# bullhead



## bowslinger (Aug 4, 2007)

i was wondering how many fish for them here kids and i did good friday nite best time year for us right now with ice just off thelakes


----------



## rags57078 (Jun 11, 2011)

Yep planning on going after some this weekend


----------



## MichaelZ (May 21, 2013)

Certainly caught my share growing up in Central WI! Used to have a tough time skinning them, usually putting a barb or two into my hand. But there is a video at [ame]https://www.youtube.com/watch?v=MuFjwbIkjO8[/ame] that shows a nice quick method. Two bad there was no youtube 40 some years ago!


----------



## Oxankle (Jun 20, 2003)

How big do those things get? My grandmother called them mudcats or pollywogs. (I thought pollywogs were tadpoles)

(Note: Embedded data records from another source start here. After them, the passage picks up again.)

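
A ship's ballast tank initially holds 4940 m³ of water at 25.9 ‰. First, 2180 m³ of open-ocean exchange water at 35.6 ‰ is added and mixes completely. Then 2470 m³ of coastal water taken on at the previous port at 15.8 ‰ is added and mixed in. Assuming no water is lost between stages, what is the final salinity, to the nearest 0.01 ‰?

25.50 ‰

Total salt / total volume:
Initial salt = 4,940×25.9 = 127,946
After stage 1: salt = 127,946 + 2,180×35.6 = 205,554; volume = 7,120 m³; S = 28.87 ‰
After stage 2: salt = 205,554 + 2,470×15.8 = 244,580; volume = 9,590 m³
S = 244,580 / 9,590 = 25.5036 ‰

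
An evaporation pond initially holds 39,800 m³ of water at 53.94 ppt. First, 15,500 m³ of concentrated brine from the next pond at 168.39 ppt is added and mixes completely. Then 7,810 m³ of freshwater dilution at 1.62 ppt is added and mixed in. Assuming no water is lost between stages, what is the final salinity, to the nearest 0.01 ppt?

75.57 ppt

By conservation of dissolved salt,
Initial salt = 39,800×53.94 = 2,146,812
After stage 1: salt = 2,146,812 + 15,500×168.39 = 4,756,857; volume = 55,300 m³; S = 86.019 ppt
After stage 2: salt = 4,756,857 + 7,810×1.62 = 4,769,509.2; volume = 63,110 m³
S = 4,769,509.2 / 63,110 = 75.5745 ppt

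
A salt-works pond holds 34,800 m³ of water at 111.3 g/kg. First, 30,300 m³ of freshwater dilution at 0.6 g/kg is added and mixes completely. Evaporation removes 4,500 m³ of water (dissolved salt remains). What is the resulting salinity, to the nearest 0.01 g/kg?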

I've read that some people consider bullheads the best tasting of the catfish, but we never eat them here. Too small to bother with--never over 8 inches long.


----------



## bowslinger (Aug 4, 2007)

we get them up too 18inchs this time year they taste the best when water is still cold


----------



## Oxankle (Jun 20, 2003)

An 18 inch fish is worth keeping; I've never seen a bullhead oveer ten inches long. Where I grew up in Texas they did not exist except in water-filled ditches. In Oklahoma I found a few that colonized our ponds after stocking--birds probably brought them in from other ponds. I tried cooking one once--nothing special and a bit muddy. Cleaning them the way the utube demo worked would sure make them more desirable.


----------



## alleyyooper (Apr 22, 2005)

Love those bull heads. Was taught as a young fellow by a Posin Polak the quick way to clean them.
No limit on them here back in those days (1970's) and used to catch 2 to 3 hundred a day with my brother during the spawn, on one of the lakes that was weed choked so bad by June no one fished it till the next spring. Most were in the 10" range but some got way bigger.Next week end would invite friends and family to a fish fry and no one ever left because it was bull heads being fried up on the grill.

 Al


----------



## 1shotwade (Jul 9, 2013)

I was in the 4th grade in 1960 when we were transferred to another school for the year due to construction on our school. The neighbor had a pond full on bullheads. I caught the "monster" of the pond. 14"! Largest bullhead I ever heard of. And yes, they are fine eating. Many think they are better than bluegill!

Wade


----------



## fishhead (Jul 19, 2006)

Does that method work on large bullheads too? I know of a lake with some 14-16" bullheads.


----------



## JJ Grandits (Nov 10, 2002)

Smoked Bullhead is wonderful. i hope to get on a pond this weekend full with some nice size ones.


----------



## alleyyooper (Apr 22, 2005)

Finally got where I could view the video. Not the quick way of cleaning I was taught.
Cut down just in front of the top barb behind the head till you cut thru the back bone. Slice just under the skin down with the tip of a sharpe knife the middle of the back to the tail. Bend the bullhead where you cut thru the back bone stick your thumb in under the tail section and pull the meat out of the skin. Skin head and inwards all stay together to deposit in the bury pit.

 Al


----------